3.3 In Shakti Insulated Wires Ltd vs. Jt. CIT (2003) 87 ITD 56 (Mum.) it was held that development rights embedded in the ownership of the land are recognized as distinct from the land as per DCR and therefore constitute capital asset and FMV of development rights as on 1-4-1981 should be taken as cost of acquisition for indexation. This decision of the Tribunal has not been considered by the Tribunal in any of the subsequent judgments referred above.
3.4 Bombay High Court in Chheda Housing Development Corpn., a Partnership firm vs. Bibijan Shaikh, Farid & Ors. (2007) (3) MHLJ 402 (Bom.),Dealing with specific performance of Agreement for use of TDR, held that FSI/TDR are benefit arising from the land consequently must be held as immovable property.
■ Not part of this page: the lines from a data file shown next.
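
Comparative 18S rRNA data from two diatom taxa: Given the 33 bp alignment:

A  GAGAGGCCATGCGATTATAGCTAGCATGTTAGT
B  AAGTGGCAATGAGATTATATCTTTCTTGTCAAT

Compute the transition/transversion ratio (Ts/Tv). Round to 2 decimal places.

0.43

Transitions are A↔G and C↔T; transversions are all other mismatches.
Transitions: 3. Transversions: 7.
R = 3/7 = 0.428571… ≈ 0.43 (to 2 d.p.).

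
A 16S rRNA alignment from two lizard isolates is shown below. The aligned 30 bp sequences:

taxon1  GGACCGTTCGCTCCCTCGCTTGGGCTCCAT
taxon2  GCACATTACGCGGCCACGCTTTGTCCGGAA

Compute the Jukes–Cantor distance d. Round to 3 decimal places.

0.647

The sequences differ at 13 of 30 sites, so p = 13/30 ≈ 0.433333.
d = −(3/4) ln(1 − 4p/3) = −0.75 ln(1 − 0.577777) = −0.75 ln(0.422223)
  = −0.75 × (-0.862222) = 0.646667 substitutions/site.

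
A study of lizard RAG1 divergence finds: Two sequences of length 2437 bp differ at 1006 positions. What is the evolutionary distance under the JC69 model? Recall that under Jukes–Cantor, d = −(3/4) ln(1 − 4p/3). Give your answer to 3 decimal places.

0.600

p = 1006/2437 ≈ 0.412803.
d = −(3/4) ln(1 − 4p/3) = −0.75 ln(1 − 0.550404) = −0.75 ln(0.449596)
  = −0.75 × (-0.799406) = 0.599555 substitutions/site.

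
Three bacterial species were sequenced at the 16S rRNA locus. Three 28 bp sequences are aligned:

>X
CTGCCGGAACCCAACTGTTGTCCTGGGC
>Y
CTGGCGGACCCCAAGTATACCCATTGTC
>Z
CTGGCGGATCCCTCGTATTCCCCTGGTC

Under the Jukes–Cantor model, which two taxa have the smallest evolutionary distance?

Y and Z

X–Y: 10/28 differ, p = 0.357, d = 0.485.
X–Z: 9/28 differ, p = 0.321, d = 0.420.
Y–Z: 6/28 differ, p = 0.214, d = 0.252.
The smallest distance is between Y and Z.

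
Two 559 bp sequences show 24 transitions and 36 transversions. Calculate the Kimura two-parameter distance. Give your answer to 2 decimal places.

0.12

P = 24/559 ≈ 0.042934 and Q = 36/559 ≈ 0.064401.
Under the Kimura two-parameter model, d = −½ ln(1 − 2P − Q) − ¼ ln(1 − 2Q).
1 − 2P − Q = 0.849731, giving −½ ln(0.849731) = 0.081418.
1 − 2Q = 0.871198, giving −¼ ln(0.871198) = 0.034472.
d = 0.081418 + 0.034472 = 0.115890.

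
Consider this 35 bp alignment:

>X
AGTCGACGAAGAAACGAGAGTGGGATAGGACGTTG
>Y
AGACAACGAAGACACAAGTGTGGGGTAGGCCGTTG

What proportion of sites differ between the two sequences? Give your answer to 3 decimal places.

The sequences differ at 7 of 35 positions (sites 3, 5, 13, 16, 19, 25, 30).
p = 7/35 = 0.200.

0.200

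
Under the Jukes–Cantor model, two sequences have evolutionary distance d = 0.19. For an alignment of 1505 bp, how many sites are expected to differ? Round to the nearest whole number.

Invert JC69: p = (3/4)(1 − e^(−4d/3)) = 0.75 × (1 − e^(-0.253333)) = 0.75 × (1 − 0.776209) = 0.167843.
Expected differing sites = pL ≈ 0.167843 × 1505 = 252.603715 ≈ 253.

253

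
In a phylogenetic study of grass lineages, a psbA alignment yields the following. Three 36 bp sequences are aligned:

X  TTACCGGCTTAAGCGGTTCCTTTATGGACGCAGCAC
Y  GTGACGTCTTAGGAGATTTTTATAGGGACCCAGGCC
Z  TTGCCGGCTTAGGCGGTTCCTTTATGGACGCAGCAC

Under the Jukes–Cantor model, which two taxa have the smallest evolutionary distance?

X and Z

X–Y: 14/36 differ, p = 0.389, d = 0.548.
X–Z: 2/36 differ, p = 0.056, d = 0.058.
Y–Z: 12/36 differ, p = 0.333, d = 0.441.
The smallest distance is between X and Z.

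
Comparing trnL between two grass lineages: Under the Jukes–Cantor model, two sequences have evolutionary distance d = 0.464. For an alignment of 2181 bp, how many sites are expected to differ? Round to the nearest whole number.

755

Invert JC69: p = (3/4)(1 − e^(−4d/3)) = 0.75 × (1 − e^(-0.618667)) = 0.75 × (1 − 0.538662) = 0.346004.
Expected differing sites = pL ≈ 0.346004 × 2181 = 754.634724 ≈ 755.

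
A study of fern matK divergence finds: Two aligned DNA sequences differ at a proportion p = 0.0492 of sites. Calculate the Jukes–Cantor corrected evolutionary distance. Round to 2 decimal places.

0.05

d = −(3/4) ln(1 − 4p/3) = −0.75 ln(1 − 0.0656) = −0.75 ln(0.9344)
  = −0.75 × (-0.067851) = 0.050888 substitutions/site.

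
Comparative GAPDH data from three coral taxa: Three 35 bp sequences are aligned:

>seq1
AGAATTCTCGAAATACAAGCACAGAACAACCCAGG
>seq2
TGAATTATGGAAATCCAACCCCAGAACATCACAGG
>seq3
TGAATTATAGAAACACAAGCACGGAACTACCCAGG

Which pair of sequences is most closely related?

seq1–seq2: 8/35 differ, p = 0.229, d = 0.273.
seq1–seq3: 6/35 differ, p = 0.171, d = 0.195.
seq2–seq3: 9/35 differ, p = 0.257, d = 0.315.
The smallest distance is between seq1 and seq3.

seq1 and seq3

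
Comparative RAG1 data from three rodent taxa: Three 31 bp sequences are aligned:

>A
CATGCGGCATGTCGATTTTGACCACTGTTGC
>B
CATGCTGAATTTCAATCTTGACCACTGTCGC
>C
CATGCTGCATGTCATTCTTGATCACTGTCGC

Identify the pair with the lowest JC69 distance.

B and C

A–B: 6/31 differ, p = 0.194, d = 0.224.
A–C: 6/31 differ, p = 0.194, d = 0.224.
B–C: 4/31 differ, p = 0.129, d = 0.142.
The smallest distance is between B and C.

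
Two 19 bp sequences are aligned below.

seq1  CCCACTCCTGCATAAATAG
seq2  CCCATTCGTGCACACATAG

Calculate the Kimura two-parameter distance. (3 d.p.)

0.249

Of 19 sites, 2 differences are transitions and 2 are transversions, so P = 2/19 ≈ 0.105263 and Q = 2/19 ≈ 0.105263.
Under the Kimura two-parameter model, d = −½ ln(1 − 2P − Q) − ¼ ln(1 − 2Q).
1 − 2P − Q = 0.684211, giving −½ ln(0.684211) = 0.189744.
1 − 2Q = 0.789474, giving −¼ ln(0.789474) = 0.059097.
d = 0.189744 + 0.059097 = 0.248841.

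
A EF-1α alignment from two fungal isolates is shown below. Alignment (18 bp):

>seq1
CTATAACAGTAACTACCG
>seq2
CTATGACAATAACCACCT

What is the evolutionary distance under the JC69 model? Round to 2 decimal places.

0.26

The sequences differ at 4 of 18 sites (5, 9, 14, 18), so p = 4/18 ≈ 0.222222.
d = −(3/4) ln(1 − 4p/3) = −0.75 ln(1 − 0.296296) = −0.75 ln(0.703704)
  = −0.75 × (-0.351397) = 0.263548 substitutions/site.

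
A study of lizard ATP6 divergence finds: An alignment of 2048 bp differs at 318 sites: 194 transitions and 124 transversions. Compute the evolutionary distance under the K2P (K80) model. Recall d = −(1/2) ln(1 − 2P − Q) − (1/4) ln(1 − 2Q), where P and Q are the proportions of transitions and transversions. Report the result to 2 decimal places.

0.18

P = 194/2048 ≈ 0.094727 and Q = 124/2048 ≈ 0.060547.
Under the Kimura two-parameter model, d = −½ ln(1 − 2P − Q) − ¼ ln(1 − 2Q).
1 − 2P − Q = 0.749999, giving −½ ln(0.749999) = 0.143842.
1 − 2Q = 0.878906, giving −¼ ln(0.878906) = 0.032269.
d = 0.143842 + 0.032269 = 0.176111.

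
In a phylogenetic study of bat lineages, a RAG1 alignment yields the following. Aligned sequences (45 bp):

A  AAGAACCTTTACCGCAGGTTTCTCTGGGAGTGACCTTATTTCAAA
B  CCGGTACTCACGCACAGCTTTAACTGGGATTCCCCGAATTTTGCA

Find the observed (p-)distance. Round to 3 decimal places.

0.467

The sequences differ at 21 of 45 positions.
p = 21/45 = 0.466666… ≈ 0.467 (to 3 d.p.).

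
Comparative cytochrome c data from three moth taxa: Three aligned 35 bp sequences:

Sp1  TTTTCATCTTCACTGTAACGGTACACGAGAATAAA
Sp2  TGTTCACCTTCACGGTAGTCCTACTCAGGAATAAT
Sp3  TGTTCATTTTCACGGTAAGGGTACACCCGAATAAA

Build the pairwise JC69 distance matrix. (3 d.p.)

d(Sp1,Sp2) = 0.407, d(Sp1,Sp3) = 0.195, d(Sp2,Sp3) = 0.360

Sp1–Sp2: 11/35 sites differ → p ≈ 0.314286, d = −0.75 ln(1 − 0.419048) = 0.407315 ≈ 0.407.
Sp1–Sp3: 6/35 sites differ → p ≈ 0.171429, d = −0.75 ln(1 − 0.228572) = 0.194634 ≈ 0.195.
Sp2–Sp3: 10/35 sites differ → p ≈ 0.285714, d = −0.75 ln(1 − 0.380952) = 0.359679 ≈ 0.360.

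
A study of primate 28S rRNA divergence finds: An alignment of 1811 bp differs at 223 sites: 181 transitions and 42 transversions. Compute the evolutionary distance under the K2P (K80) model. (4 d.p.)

P = 181/1811 ≈ 0.099945 and Q = 42/1811 ≈ 0.023192.
Under the Kimura two-parameter model, d = −½ ln(1 − 2P − Q) − ¼ ln(1 − 2Q).
1 − 2P − Q = 0.776918, giving −½ ln(0.776918) = 0.126210.
1 − 2Q = 0.953616, giving −¼ ln(0.953616) = 0.011874.
d = 0.126210 + 0.011874 = 0.138084.

0.1381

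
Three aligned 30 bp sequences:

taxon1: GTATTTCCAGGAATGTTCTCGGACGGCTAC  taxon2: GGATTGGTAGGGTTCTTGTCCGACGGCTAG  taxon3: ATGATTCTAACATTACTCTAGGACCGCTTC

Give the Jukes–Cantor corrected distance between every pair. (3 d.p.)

d(taxon1,taxon2) = 0.441, d(taxon1,taxon3) = 0.572, d(taxon2,taxon3) = 1.057

taxon1–taxon2: 10/30 sites differ → p ≈ 0.333333, d = −0.75 ln(1 − 0.444444) = 0.440839 ≈ 0.441.
taxon1–taxon3: 12/30 sites differ → p = 0.4, d = −0.75 ln(1 − 0.533333) = 0.571605 ≈ 0.572.
taxon2–taxon3: 17/30 sites differ → p ≈ 0.566667, d = −0.75 ln(1 − 0.755556) = 1.056577 ≈ 1.057.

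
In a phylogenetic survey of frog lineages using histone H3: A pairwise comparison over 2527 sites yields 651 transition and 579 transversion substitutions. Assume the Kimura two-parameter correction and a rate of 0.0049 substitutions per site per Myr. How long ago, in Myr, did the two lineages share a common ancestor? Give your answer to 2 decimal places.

85.23

P = 651/2527 ≈ 0.257618 and Q = 579/2527 ≈ 0.229125.
Under the Kimura two-parameter model, d = −½ ln(1 − 2P − Q) − ¼ ln(1 − 2Q).
1 − 2P − Q = 0.255639, giving −½ ln(0.255639) = 0.681994.
1 − 2Q = 0.54175, giving −¼ ln(0.54175) = 0.153238.
d = 0.681994 + 0.153238 = 0.835232.
Under a molecular clock d = 2μt, so t = d/(2μ) = 0.835232 / (2 × 0.0049) = 85.23 Myr.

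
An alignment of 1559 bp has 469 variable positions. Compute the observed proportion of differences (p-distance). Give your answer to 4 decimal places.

p = 469/1559 = 0.300833… ≈ 0.3008 (to 4 d.p.).

0.3008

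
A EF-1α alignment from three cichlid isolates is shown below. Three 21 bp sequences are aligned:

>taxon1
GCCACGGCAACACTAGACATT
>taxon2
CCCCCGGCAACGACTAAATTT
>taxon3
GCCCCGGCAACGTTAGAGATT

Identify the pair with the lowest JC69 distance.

taxon1–taxon2: 9/21 differ, p = 0.429, d = 0.635.
taxon1–taxon3: 4/21 differ, p = 0.190, d = 0.220.
taxon2–taxon3: 7/21 differ, p = 0.333, d = 0.441.
The smallest distance is between taxon1 and taxon3.

taxon1 and taxon3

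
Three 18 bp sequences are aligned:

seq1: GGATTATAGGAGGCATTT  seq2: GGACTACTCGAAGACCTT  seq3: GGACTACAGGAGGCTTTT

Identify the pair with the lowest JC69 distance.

seq1 and seq3

seq1–seq2: 8/18 differ, p = 0.444, d = 0.673.
seq1–seq3: 3/18 differ, p = 0.167, d = 0.188.
seq2–seq3: 6/18 differ, p = 0.333, d = 0.441.
The smallest distance is between seq1 and seq3.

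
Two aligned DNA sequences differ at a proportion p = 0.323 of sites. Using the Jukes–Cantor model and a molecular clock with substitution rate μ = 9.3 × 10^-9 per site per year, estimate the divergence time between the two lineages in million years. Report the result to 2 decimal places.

22.71

d = −(3/4) ln(1 − 4p/3) = −0.75 ln(1 − 0.430667) = −0.75 ln(0.569333)
  = −0.75 × (-0.563290) = 0.422468 substitutions/site.
Under a molecular clock d = 2μt, so t = d/(2μ) = 0.422468 / (2 × 9.3 × 10^-9) = 22.71 million years.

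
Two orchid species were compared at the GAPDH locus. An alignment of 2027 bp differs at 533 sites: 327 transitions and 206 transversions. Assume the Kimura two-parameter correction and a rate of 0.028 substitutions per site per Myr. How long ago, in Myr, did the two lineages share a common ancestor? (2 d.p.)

P = 327/2027 ≈ 0.161322 and Q = 206/2027 ≈ 0.101628.
Under the Kimura two-parameter model, d = −½ ln(1 − 2P − Q) − ¼ ln(1 − 2Q).
1 − 2P − Q = 0.575728, giving −½ ln(0.575728) = 0.276060.
1 − 2Q = 0.796744, giving −¼ ln(0.796744) = 0.056805.
d = 0.276060 + 0.056805 = 0.332865.
Under a molecular clock d = 2μt, so t = d/(2μ) = 0.332865 / (2 × 0.028) = 5.94 Myr.

5.94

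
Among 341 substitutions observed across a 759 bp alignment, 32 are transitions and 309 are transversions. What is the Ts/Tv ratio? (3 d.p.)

0.104

R = 32/309 = 0.103559… ≈ 0.104 (to 3 d.p.).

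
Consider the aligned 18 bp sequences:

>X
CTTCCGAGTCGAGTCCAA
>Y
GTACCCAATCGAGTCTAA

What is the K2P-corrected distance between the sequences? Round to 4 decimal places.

0.3476

Of 18 sites, 2 differences are transitions and 3 are transversions, so P = 2/18 ≈ 0.111111 and Q = 3/18 ≈ 0.166667.
Under the Kimura two-parameter model, d = −½ ln(1 − 2P − Q) − ¼ ln(1 − 2Q).
1 − 2P − Q = 0.611111, giving −½ ln(0.611111) = 0.246238.
1 − 2Q = 0.666666, giving −¼ ln(0.666666) = 0.101367.
d = 0.246238 + 0.101367 = 0.347605.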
The Court observed that an immovable property under the General Clauses Act, 1897 under Section 3(26) has been defined as to include benefits arising out of land. Therefore, any benefit arises out of the land, then it is immovable property.
3.5 Therefore, if TDR / FSI are considered as immovable property being part and parcel of land, can it be said that cost of TDR /FSI is nil ? Issue for consideration.
4. Transfer – S. 2 (47)
4.1 If the agreement of development enables the passing of domain and control of the immovable property by grant of an irrevocable authority or license, then even the date of agreement of development will constitute the date of transfer of the capital asset. Chaturbhuj Dwarkadas Kapadia vs. CIT (2003) 260 ITR 491 (Bom.)
4.2 Conversion of Capital Asset into stock in trade. As per section 45(2), if a capital asset is converted into stock in trade, the capital gain is taxable in the year such stock is sold, and the fair market value of the asset on the date of such conversion or treatment shall be deemed to be the full value of consideration received or accruing as a result of the transfer.
4.3 Conversion of Stock-in-trade into Capital Asset CIT vs. Bright Star Investments (P) Ltd (2008) 24 SOT 288 (Bom.), it was held that there is no provision similar to section 45(2) with respect to conversion of stock in trade to capital asset. It was further held that holding period is to be considered from the date of acquisition.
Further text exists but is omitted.